Expect these are valid estimates after applying weights. (Work in progress)
#What's the overall proportion commute by walking and biking in the eligible sample?
summary(county_wrangle_geo$prop_trans_to_work_walk)
## Min. 1st Qu. Median Mean 3rd Qu. Max.
## 0.00 0.01 0.02 0.03 0.04 0.39
summary(county_wrangle_geo$prop_trans_to_work_bike)
## Min. 1st Qu. Median Mean 3rd Qu. Max.
## 0.000 0.000 0.001 0.003 0.003 0.087
overall_bike_walk_pop_elig = county_wrangle_nogeo %>%
filter(pop_above_ur_6_10th==1) %>%
filter(ur_1==0) %>% #excluding the most urban stratum.
group_by(pop_above_ur_6_10th) %>%
summarise(
trans_to_work_pop_tot = sum(trans_to_work_pop_tot, na.rm=TRUE),
trans_to_work_walk = sum(trans_to_work_walk, na.rm=TRUE),
trans_to_work_bike = sum(trans_to_work_bike, na.rm=TRUE),
) %>%
ungroup() %>%
mutate(
prop_trans_to_work_walk =trans_to_work_walk/trans_to_work_pop_tot,
prop_trans_to_work_bike =trans_to_work_bike/trans_to_work_pop_tot)
#multiply each value by its weight and then divide by sum of weights.
overall_bike_walk_samp = samp_fun_df %>%
group_by(s_id, urban_rural_6, region_4_no) %>%
summarise(
trans_to_work_pop_tot_no_wt = sum(trans_to_work_pop_tot, na.rm=TRUE),
trans_to_work_walk_no_wt = sum(trans_to_work_walk, na.rm=TRUE),
trans_to_work_bike_no_wt = sum(trans_to_work_bike, na.rm=TRUE)
) %>%
#link in weights
left_join(wts, by = c("urban_rural_6", "region_4_no")) %>%
mutate(
#Multiply each value by its weight.
trans_to_work_pop_tot_wt = trans_to_work_pop_tot_no_wt*wt_prop,
trans_to_work_walk_wt = trans_to_work_walk_no_wt*wt_prop,
trans_to_work_bike_wt = trans_to_work_bike_no_wt*wt_prop,
) %>%
#Then sum over those values, within sample id
group_by(s_id) %>%
summarise(
trans_to_work_pop_tot_wt = sum(trans_to_work_pop_tot_wt, na.rm=TRUE),
trans_to_work_walk_wt = sum(trans_to_work_walk_wt, na.rm=TRUE),
trans_to_work_bike_wt = sum(trans_to_work_bike_wt, na.rm=TRUE),
) %>%
mutate(
#calculate proportions here rather than later. (average of quotients rather than quotients of averages).

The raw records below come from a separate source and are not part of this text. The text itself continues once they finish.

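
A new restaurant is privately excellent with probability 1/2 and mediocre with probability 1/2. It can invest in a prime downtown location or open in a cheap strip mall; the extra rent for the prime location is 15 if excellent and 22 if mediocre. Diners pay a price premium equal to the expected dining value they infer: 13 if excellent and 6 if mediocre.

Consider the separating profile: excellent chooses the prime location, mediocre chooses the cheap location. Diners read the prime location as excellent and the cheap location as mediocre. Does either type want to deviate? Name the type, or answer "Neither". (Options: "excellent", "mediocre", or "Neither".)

excellent

The prime location pays 13; the cheap location pays 6.
excellent: assigned the prime location, nets 13 − 15 = -2; deviating to the cheap location nets 6.
mediocre: assigned the cheap location, nets 6; deviating to the prime location nets 13 − 22 = -9.
The excellent type gains 8 by deviating.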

#both could work but I think this is more what we're after.
prop_trans_to_work_walk_wt = trans_to_work_walk_wt/trans_to_work_pop_tot_wt,
prop_trans_to_work_bike_wt = trans_to_work_bike_wt/trans_to_work_pop_tot_wt,
overall=1
) %>%
#Those are expected values for each sample replication (s_id). Now average over all replications
group_by(overall) %>%
summarise(
prop_trans_to_work_walk_exp = mean(prop_trans_to_work_walk_wt, na.rm=TRUE),
prop_trans_to_work_bike_exp = mean(prop_trans_to_work_bike_wt, na.rm=TRUE),
prop_trans_to_work_walk_sd = sd(prop_trans_to_work_walk_wt, na.rm=TRUE),
prop_trans_to_work_bike_sd = sd(prop_trans_to_work_bike_wt, na.rm=TRUE)
) %>%
ungroup()
Compare estimand with estimate.
options(scipen = 99, digits = 3)
overall_bike_walk_pop_elig %>% dplyr::select(starts_with("prop"))
overall_bike_walk_samp %>% dplyr::select(starts_with("prop"))
Hmm, a slight overestimate in the proportion bike to work but not terrible. Pretty close for proportion walk to work.